Un accord historique
Le 4 mars 2023, le premier traité international sur la protection de la biodiversité marine en haute mer, qualifié d’ “historique”, a été conclu à l’ONU. A travers un communiqué conjoint du ministère de l’Europe et des Affaires étrangères et du Secrétariat d’Etat chargé de la Mer, la France “se félicite” de ce “Traité ambitieux pour la protection de la Haute mer”. Il permettra, selon le communiqué, d’ouvrir la voie à “la création d’aires marines protégées en haute mer”. Mais aussi, il inclut “des obligations pour les Etats d’évaluer l’impact environnemental des nouvelles activités qu’ils projettent en haute mer”.

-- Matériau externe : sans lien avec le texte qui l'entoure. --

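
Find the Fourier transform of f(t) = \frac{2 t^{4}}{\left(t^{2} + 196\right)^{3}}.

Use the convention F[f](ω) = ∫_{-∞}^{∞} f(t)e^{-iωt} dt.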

Ne nous y trompons pas, si la question environnementale est bel et bien au centre de cet accord, la question économique reste une donnée essentielle que les signataires n’ont pas perdue de vue. En effet, toujours selon le communiqué français, ce traité permet “un partage juste et équitable des bénéfices de découvertes faites dans les océans, et qui pourraient être déterminantes pour les sciences, les technologies ou la médecine”. S’ajoute à cela le développement de la recherche scientifique…
En clair : on continue d’exploiter les océans, mais avec des gardes-fous pour éviter les mêmes erreurs que sur la terre ferme. Concrètement c’est environ 30% des océans qui seront protégés par l’accord. Dans ce pourcentage, on trouve des zones “intégralement protégées” où toute activité humaine sera interdite (pêche, exploitation minière ou pétrolière, et transport maritime). Mais aussi des zones “hautement protégées” où l’activité humaine sera autorisée mais encadrée. Reste à savoir quelle est la part réelle laissée à la biodiversité.
Mais ne soyons pas cynique, il s’agit d’une véritable avancée en la matière, que la communauté internationale a largement salué dans les médias. La France, qui possède le deuxième domaine maritime mondial, s’est d’ailleurs mobilisée pour aboutir à un “compromis final ambitieux et inclusif”, après quinze ans de négociations, pour un accord “juste et applicable”, toujours selon le communiqué.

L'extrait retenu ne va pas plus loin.